Review: The Midnight Line – Lee Child

The Midnight Line Lee ChildSeries: Jack Reacher 22

My version: Paperback
Genre: Fiction Action
Publisher:
Transworld (Penguin Random House)
First published: 2017
Bought


From the cover:

Jack Reacher is having a bad day. It would be a dumb idea to make it worse.

Reacher sees a West Point class ring in a pawn shop window. It’s tiny. It’s a woman cadet’s graduation present to herself. Why would she give it up? Reacher was a West Pointer too, and he knows what she went through to get it.

All he wants is to find the woman.

He’ll have to go through bikers, cops, crooks and low-life muscle. If she’s ok, he’ll walk away. If she’s not…he’ll stop at nothing.

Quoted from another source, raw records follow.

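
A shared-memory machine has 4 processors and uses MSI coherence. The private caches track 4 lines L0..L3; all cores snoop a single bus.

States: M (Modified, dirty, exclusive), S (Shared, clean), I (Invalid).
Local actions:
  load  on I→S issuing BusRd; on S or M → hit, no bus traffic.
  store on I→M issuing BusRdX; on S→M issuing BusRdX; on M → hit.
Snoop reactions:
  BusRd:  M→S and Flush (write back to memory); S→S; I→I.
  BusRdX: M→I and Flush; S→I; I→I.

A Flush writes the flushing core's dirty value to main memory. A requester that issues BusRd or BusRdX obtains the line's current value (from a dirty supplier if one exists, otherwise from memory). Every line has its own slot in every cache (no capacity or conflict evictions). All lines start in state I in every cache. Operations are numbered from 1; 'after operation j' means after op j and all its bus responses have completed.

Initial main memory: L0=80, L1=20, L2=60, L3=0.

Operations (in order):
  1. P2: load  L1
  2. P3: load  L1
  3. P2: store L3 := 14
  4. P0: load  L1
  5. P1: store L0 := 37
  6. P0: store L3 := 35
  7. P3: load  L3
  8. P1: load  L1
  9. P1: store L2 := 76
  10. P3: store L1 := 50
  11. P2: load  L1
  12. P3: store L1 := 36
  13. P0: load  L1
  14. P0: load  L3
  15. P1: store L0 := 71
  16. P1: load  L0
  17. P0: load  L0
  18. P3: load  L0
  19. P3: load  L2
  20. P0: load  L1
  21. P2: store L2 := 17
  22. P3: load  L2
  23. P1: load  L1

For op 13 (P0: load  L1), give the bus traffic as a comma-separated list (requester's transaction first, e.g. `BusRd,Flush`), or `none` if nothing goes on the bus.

[1] P2: load  L1 | P0:I, P1:I, P2:S(20), P3:I | bus: BusRd
[2] P3: load  L1 | P0:I, P1:I, P2:S(20), P3:S(20) | bus: BusRd
[3] P2: store L3 := 14 | P0:I, P1:I, P2:M(14), P3:I | bus: BusRdX
[4] P0: load  L1 | P0:S(20), P1:I, P2:S(20), P3:S(20) | bus: BusRd
[5] P1: store L0 := 37 | P0:I, P1:M(37), P2:I, P3:I | bus: BusRdX
[6] P0: store L3 := 35 | P0:M(35), P1:I, P2:I, P3:I | bus: BusRdX,Flush
[7] P3: load  L3 | P0:S(35), P1:I, P2:I, P3:S(35) | bus: BusRd,Flush
[8] P1: load  L1 | P0:S(20), P1:S(20), P2:S(20), P3:S(20) | bus: BusRd
[9] P1: store L2 := 76 | P0:I, P1:M(76), P2:I, P3:I | bus: BusRdX
[10] P3: store L1 := 50 | P0:I, P1:I, P2:I, P3:M(50) | bus: BusRdX
[11] P2: load  L1 | P0:I, P1:I, P2:S(50), P3:S(50) | bus: BusRd,Flush
[12] P3: store L1 := 36 | P0:I, P1:I, P2:I, P3:M(36) | bus: BusRdX
[13] P0: load  L1 | P0:S(36), P1:I, P2:I, P3:S(36) | bus: BusRd,Flush
[14] P0: load  L3 | P0:S(35), P1:I, P2:I, P3:S(35) | bus: none
[15] P1: store L0 := 71 | P0:I, P1:M(71), P2:I, P3:I | bus: none
[16] P1: load  L0 | P0:I, P1:M(71), P2:I, P3:I | bus: none
[17] P0: load  L0 | P0:S(71), P1:S(71), P2:I, P3:I | bus: BusRd,Flush
[18] P3: load  L0 | P0:S(71), P1:S(71), P2:I, P3:S(71) | bus: BusRd
[19] P3: load  L2 | P0:I, P1:S(76), P2:I, P3:S(76) | bus: BusRd,Flush
[20] P0: load  L1 | P0:S(36), P1:I, P2:I, P3:S(36) | bus: none
[21] P2: store L2 := 17 | P0:I, P1:I, P2:M(17), P3:I | bus: BusRdX
[22] P3: load  L2 | P0:I, P1:I, P2:S(17), P3:S(17) | bus: BusRd,Flush
[23] P1: load  L1 | P0:S(36), P1:S(36), P2:I, P3:S(36) | bus: BusRd

bus = BusRd,Flush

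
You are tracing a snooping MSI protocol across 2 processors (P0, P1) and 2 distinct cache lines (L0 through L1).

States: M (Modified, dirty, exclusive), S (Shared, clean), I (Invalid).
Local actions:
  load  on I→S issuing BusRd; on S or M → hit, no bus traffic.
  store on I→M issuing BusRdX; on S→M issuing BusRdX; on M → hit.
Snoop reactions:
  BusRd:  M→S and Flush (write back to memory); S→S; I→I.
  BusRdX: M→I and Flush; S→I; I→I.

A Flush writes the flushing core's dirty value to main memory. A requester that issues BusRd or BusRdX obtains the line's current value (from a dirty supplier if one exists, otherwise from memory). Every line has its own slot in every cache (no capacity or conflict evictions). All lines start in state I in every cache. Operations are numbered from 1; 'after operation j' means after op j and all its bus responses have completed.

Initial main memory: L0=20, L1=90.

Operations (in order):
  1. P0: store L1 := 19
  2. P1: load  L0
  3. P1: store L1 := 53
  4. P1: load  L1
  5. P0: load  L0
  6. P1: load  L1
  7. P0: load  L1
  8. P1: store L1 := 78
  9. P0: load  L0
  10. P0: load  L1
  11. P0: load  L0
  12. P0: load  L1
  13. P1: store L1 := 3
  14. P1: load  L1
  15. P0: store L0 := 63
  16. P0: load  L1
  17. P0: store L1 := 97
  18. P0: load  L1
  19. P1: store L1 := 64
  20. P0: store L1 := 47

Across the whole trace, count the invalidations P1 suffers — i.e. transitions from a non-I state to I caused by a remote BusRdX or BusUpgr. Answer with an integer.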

Best advice: Stay out of his way.


I suppose, if you’ve got nothing better to do, nothing at all to do, then getting yourself all hot and bothered by seeing a ring in a Pawn shop window and deciding what the hell, I’ll try and find the person it belonged to…may seem like a good idea. That’s what Lee Child is hoping to do here, papering over a very, very thin starting off plot line.

From there on, it’s pretty formulaic. The formula Lee Child originated for Jack Reacher books and one, his readers and especially his publishers I imagine, have no qualms with him continuing with as long as possible. As long as it isn’t broken, it’s not needing fixing. I don’t suppose you buy a Lee Child – he is synonymous with Jack Reacher, it’s not as if he writes other types of books, even under a pen name – then you know what you’re getting and you buy it to get what you know is coming. It’s wrong to criticise these books on any other level than – do they deliver the Reacher we know and love, in the way we’ve become accustomed? It does. There could be a few less small towns clearly beyond the normal, country wide, rule of law and order the ‘we do things different down here, boy’ kind of place. This is basically a bigger, more metropolitan version of the small town, out of the way, run by an evil millionaire and a crooked Sherif that have featured so often in Reacher books.

One Shot Lee Child Tom CruiseThere are weak points, but in a way, the weakest – why does Reacher set off on his search – is recognised by Child and whilst not played upon, at least made obvious that there is no real reason. Just that he did. Fair enough. What he does play on, and clearly is/was linked to his recent comments about ‘taking back’ control of the the film/TV franchise aspect, is Reacher’s size. Obviously, that’s due to the dissatisfaction, amongst Reacher fans, anyone who has read a Reacher book, and it seems, Lee Child himself, over Tom Cruise’s height, or lack thereof. Here, Reacher is described, physically, many times, large hands, well over 6 foot, huge in build. He dominates opponents and other characters physically, looks down on them, looks over them, etc. He is described, by those he comes up against, as like Big Foot come down from the mountain, and other descriptions playing on his size and height. So Child is getting us softened up for someone a little taller playing Reacher in any future incarnations. I can’t tell if Child is suggesting he had reservations about Tom Cruise being cast, he perhaps can’t without also suggesting that he was cast, for the money he perhaps offered to play Reacher and the obvious large amounts of money a film with Tom Cruise as Reacher would bring in.

All in all, it’s another decent Jack Reacher, not astoundingly good, but delivers all you want a Jack Reacher book should deliver to tide you over the rest of the year before a new one comes out.